The Russo brothers’ decision to focus on Bourne-style action sequences pays off, as the movie offers highly enjoyable superpowered fight scenes that have Black Widow do more than hair flipping and effectively introduce new faces to the roster.
If you’re wondering how Spider-Man’s web hold-up against Captain America’s strength and if Panther’s claws are sharp enough to damage the shield, you’re in luck. This attention to detail combined with mano-a-mano fight scenes is refreshing from all the CGI-manufactured mayhem that has become stale over the years.
There’s a lot of dialogue, but the solid performances from the cast provide the needed conviction for the characters. Chris Evans and Robert Downey Jr. have finally something to work with – the movie puts their character development to good use after being squandered away in Age of Ultron.
The rest of the cast is great, with well-placed twists that don’t betray their characters. Paul Rudd and Tom Holland added the needed levity to the film. Marvel proves once again that they’re good at casting with Chadwick Boseman.
Marvel’s franchise-building machinery appears once again and takes advantage of the ensemble picture. Civil War doesn’t provide anything new outside of its creator’s cinematic universe. It merely continues previously established themes and wraps up loose threads while also serving as a platform for up-and-coming features.

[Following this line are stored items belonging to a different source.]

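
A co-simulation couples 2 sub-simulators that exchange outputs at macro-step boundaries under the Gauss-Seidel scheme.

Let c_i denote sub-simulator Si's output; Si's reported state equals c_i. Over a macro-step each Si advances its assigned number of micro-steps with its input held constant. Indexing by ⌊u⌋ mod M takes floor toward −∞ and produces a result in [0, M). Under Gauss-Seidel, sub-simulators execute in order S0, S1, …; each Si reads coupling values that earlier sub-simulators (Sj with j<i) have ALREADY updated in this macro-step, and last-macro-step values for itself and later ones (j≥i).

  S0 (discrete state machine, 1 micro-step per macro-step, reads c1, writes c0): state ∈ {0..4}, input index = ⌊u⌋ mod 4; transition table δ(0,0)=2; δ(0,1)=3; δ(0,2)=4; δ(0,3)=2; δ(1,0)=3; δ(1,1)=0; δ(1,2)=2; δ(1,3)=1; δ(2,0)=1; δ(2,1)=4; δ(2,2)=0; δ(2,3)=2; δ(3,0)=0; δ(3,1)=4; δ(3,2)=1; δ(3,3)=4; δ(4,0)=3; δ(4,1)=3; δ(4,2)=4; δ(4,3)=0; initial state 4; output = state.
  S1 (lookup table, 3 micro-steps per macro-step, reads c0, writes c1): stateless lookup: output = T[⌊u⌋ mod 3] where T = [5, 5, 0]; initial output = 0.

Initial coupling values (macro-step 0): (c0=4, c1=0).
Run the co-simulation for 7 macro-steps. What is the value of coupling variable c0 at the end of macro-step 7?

c0 at macro-step 7 = 3

macro 1: S0 reads c1=0 → after 1×micro: 3; S1 reads c0=3 → after 3×micro: 5 ⇒ (c0=3, c1=5)
macro 2: S0 reads c1=5 → after 1×micro: 4; S1 reads c0=4 → after 3×micro: 5 ⇒ (c0=4, c1=5)
macro 3: S0 reads c1=5 → after 1×micro: 3; S1 reads c0=3 → after 3×micro: 5 ⇒ (c0=3, c1=5)
macro 4: S0 reads c1=5 → after 1×micro: 4; S1 reads c0=4 → after 3×micro: 5 ⇒ (c0=4, c1=5)
macro 5: S0 reads c1=5 → after 1×micro: 3; S1 reads c0=3 → after 3×micro: 5 ⇒ (c0=3, c1=5)
macro 6: S0 reads c1=5 → after 1×micro: 4; S1 reads c0=4 → after 3×micro: 5 ⇒ (c0=4, c1=5)
macro 7: S0 reads c1=5 → after 1×micro: 3; S1 reads c0=3 → after 3×micro: 5 ⇒ (c0=3, c1=5)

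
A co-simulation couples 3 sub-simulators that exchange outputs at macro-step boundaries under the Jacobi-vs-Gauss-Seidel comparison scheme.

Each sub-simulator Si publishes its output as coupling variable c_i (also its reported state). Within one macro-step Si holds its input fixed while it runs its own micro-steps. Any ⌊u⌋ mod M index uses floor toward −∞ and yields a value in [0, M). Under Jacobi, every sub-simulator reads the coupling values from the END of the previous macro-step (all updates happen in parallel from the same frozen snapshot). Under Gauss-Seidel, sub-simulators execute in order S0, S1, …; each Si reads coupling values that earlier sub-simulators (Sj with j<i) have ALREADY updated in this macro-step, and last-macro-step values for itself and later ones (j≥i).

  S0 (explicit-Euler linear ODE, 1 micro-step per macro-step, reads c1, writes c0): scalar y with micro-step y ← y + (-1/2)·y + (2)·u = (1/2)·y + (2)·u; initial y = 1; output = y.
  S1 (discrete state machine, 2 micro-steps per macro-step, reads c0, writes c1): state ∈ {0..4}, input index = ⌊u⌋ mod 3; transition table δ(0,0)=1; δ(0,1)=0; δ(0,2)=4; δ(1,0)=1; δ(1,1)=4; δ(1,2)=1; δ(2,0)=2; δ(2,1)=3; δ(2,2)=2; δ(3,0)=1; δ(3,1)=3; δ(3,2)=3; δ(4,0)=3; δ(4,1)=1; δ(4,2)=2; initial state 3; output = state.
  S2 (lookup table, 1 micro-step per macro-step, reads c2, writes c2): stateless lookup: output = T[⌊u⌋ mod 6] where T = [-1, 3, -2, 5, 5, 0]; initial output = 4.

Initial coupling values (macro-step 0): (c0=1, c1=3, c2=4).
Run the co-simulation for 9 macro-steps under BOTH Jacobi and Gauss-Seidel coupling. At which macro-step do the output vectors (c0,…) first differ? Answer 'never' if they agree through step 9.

[Jacobi] macro 1: S0 reads c1=3 → after 1×micro: 13/2; S1 reads c0=1 → after 2×micro: 3; S2 reads c2=4 → after 1×micro: 5 ⇒ (c0=13/2, c1=3, c2=5)
[Jacobi] macro 2: S0 reads c1=3 → after 1×micro: 37/4; S1 reads c0=13/2 → after 2×micro: 1; S2 reads c2=5 → after 1×micro: 0 ⇒ (c0=37/4, c1=1, c2=0)
[Jacobi] macro 3: S0 reads c1=1 → after 1×micro: 53/8; S1 reads c0=37/4 → after 2×micro: 1; S2 reads c2=0 → after 1×micro: -1 ⇒ (c0=53/8, c1=1, c2=-1)
[Jacobi] macro 4: S0 reads c1=1 → after 1×micro: 85/16; S1 reads c0=53/8 → after 2×micro: 1; S2 reads c2=-1 → after 1×micro: 0 ⇒ (c0=85/16, c1=1, c2=0)
[Jacobi] macro 5: S0 reads c1=1 → after 1×micro: 149/32; S1 reads c0=85/16 → after 2×micro: 1; S2 reads c2=0 → after 1×micro: -1 ⇒ (c0=149/32, c1=1, c2=-1)
[Jacobi] macro 6: S0 reads c1=1 → after 1×micro: 277/64; S1 reads c0=149/32 → after 2×micro: 1; S2 reads c2=-1 → after 1×micro: 0 ⇒ (c0=277/64, c1=1, c2=0)
[Jacobi] macro 7: S0 reads c1=1 → after 1×micro: 533/128; S1 reads c0=277/64 → after 2×micro: 1; S2 reads c2=0 → after 1×micro: -1 ⇒ (c0=533/128, c1=1, c2=-1)
[Jacobi] macro 8: S0 reads c1=1 → after 1×micro: 1045/256; S1 reads c0=533/128 → after 2×micro: 1; S2 reads c2=-1 → after 1×micro: 0 ⇒ (c0=1045/256, c1=1, c2=0)
[Jacobi] macro 9: S0 reads c1=1 → after 1×micro: 2069/512; S1 reads c0=1045/256 → after 2×micro: 1; S2 reads c2=0 → after 1×micro: -1 ⇒ (c0=2069/512, c1=1, c2=-1)
[Gauss-Seidel] macro 1: S0 reads c1=3 → after 1×micro: 13/2; S1 reads c0=13/2 → after 2×micro: 1; S2 reads c2=4 → after 1×micro: 5 ⇒ (c0=13/2, c1=1, c2=5)
[Gauss-Seidel] macro 2: S0 reads c1=1 → after 1×micro: 21/4; S1 reads c0=21/4 → after 2×micro: 1; S2 reads c2=5 → after 1×micro: 0 ⇒ (c0=21/4, c1=1, c2=0)
[Gauss-Seidel] macro 3: S0 reads c1=1 → after 1×micro: 37/8; S1 reads c0=37/8 → after 2×micro: 1; S2 reads c2=0 → after 1×micro: -1 ⇒ (c0=37/8, c1=1, c2=-1)
[Gauss-Seidel] macro 4: S0 reads c1=1 → after 1×micro: 69/16; S1 reads c0=69/16 → after 2×micro: 1; S2 reads c2=-1 → after 1×micro: 0 ⇒ (c0=69/16, c1=1, c2=0)
[Gauss-Seidel] macro 5: S0 reads c1=1 → after 1×micro: 133/32; S1 reads c0=133/32 → after 2×micro: 1; S2 reads c2=0 → after 1×micro: -1 ⇒ (c0=133/32, c1=1, c2=-1)
[Gauss-Seidel] macro 6: S0 reads c1=1 → after 1×micro: 261/64; S1 reads c0=261/64 → after 2×micro: 1; S2 reads c2=-1 → after 1×micro: 0 ⇒ (c0=261/64, c1=1, c2=0)
[Gauss-Seidel] macro 7: S0 reads c1=1 → after 1×micro: 517/128; S1 reads c0=517/128 → after 2×micro: 1; S2 reads c2=0 → after 1×micro: -1 ⇒ (c0=517/128, c1=1, c2=-1)
[Gauss-Seidel] macro 8: S0 reads c1=1 → after 1×micro: 1029/256; S1 reads c0=1029/256 → after 2×micro: 1; S2 reads c2=-1 → after 1×micro: 0 ⇒ (c0=1029/256, c1=1, c2=0)
[Gauss-Seidel] macro 9: S0 reads c1=1 → after 1×micro: 2053/512; S1 reads c0=2053/512 → after 2×micro: 1; S2 reads c2=0 → after 1×micro: -1 ⇒ (c0=2053/512, c1=1, c2=-1)

first divergence at macro-step: 1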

The first half of the movie is bloated, then we get the hyped-up team showdown in scattered skirmishes at an airport lot.
Fortunately though, Captain America: Civil War is executed well enough to make up for these flaws. It’s a smart superhero movie, an oddity in the mega-million franchise-driven Hollywood industry.
It poses interesting questions about well-intended but catastrophic derring-do in today’s paranoid world. In the end, the movie also shows us that superpowers don’t exempt anyone from human fallibility as The Avengers’ real enemy, is indeed itself.
More importantly, Civil War is a much-needed change of pace from the Marvel template.
Captain America: Civil War
Captain American: Civil War is a surprisingly smart MCU entry with gritty action and the much anticipated showdown between Captain America and Iron Man.